TB vertical transmission is defined as transplacental transmission through umbilical veins to the fetal liver and lungs, or aspiration and swallowing of infected amniotic fluid in utero or intrapartum.[1] TB infection of the uterus or placenta is a necessity in CTB.[12,13] However, infants do not necessarily develop CTB, even with maternal genital TB, as we found in the case 1 twin. Only case 1 was infected, but not the other twin. We speculate that only one placenta was involved. This is the first twin case described in the literature, where only one of the twins was affected by CTB. This possibility may also explain why some women with genital TB who can be fertile have a healthy newborn without CTB. Further investigation is warranted for TB vertical transmission in women with genital TB and the possible factors that may affect the outcome.

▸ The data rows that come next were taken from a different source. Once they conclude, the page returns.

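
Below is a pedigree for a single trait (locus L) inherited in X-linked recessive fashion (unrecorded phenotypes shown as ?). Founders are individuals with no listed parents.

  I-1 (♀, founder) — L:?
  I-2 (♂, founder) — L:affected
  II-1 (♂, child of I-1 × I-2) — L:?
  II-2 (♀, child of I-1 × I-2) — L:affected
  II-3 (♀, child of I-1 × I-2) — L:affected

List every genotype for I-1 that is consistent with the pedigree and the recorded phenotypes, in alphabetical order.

I-1 ∈ {X^LX^l, X^lX^l}

L/I-1 ? ·: X^LX^l|X^lX^l
L/I-2 aff ·: X^lY
L/II-1 ? I-1×I-2: X^LY|X^lY
L/II-2 aff I-1×I-2: X^lX^l
L/II-3 aff I-1×I-2: X^lX^l
⇒ L over [I-1,I-2,II-1,II-2,II-3]: 3 consistent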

The TB vertical transmission rate is estimated to be 16%, including all maternal statuses of TB infection.[14] Women who have only pulmonary TB are not likely to infect the fetus, unless in utero infection occurs after maternal MTB bacillemia. However, there are no data specifically on the vertical transmission rate of genital TB. On the basis of the investigation of genital TB in infertile women and the vertical transmission rate in all types of conditions (which may be much higher in genital TB), the real incidence of CTB has been substantially underestimated, particularly in developing countries. This is likely because of diagnostic difficulty and medical staff’s lack of awareness.[14] In countries with a high TB burden, such as China, the incidence of TB is 67/100,000, with 296,000 total female infections.[8] The incidence of CTB is likely to be much higher considering the 16% vertical transmission rate. According to a recent investigation of women with genital TB in India, more than half of them suffered from infertility.[4] IVF in these women could improve their pregnancy outcome. However, TB tests before IVF are not routine.[5,6,10,13-22] Infertility caused by genital TB is common in countries with a high TB burden, and IVF is considered to be an effective treatment to improve fertility. Therefore, this may lead to more CTB cases without thorough TB tests before IVF. We suggest that thorough TB tests should be conducted in infertile women before IVF, especially in women with tubal factor infertility, because TB is most commonly seen in the uterine tube. There is no gold standard for genital TB. Therefore, a combination of the TST, interferon gamma release assay, imaging, and endometrial biopsy with an AFB smear, culture, and DNA PCR for MTB in women before IVF, along with anti-TB chemotherapy in women with TB infection, may be the best choices in countries with a high TB burden to prevent CTB.[3,5] New markers, such as endometrial receptivity markers, could also be useful for early diagnosis of genital TB.[10,11] More investigation on diagnostic tests for genital TB are required. We emphasize the urgency for recommending TB tests as routine in infertile women in developing countries to reduce the incidence of CTB.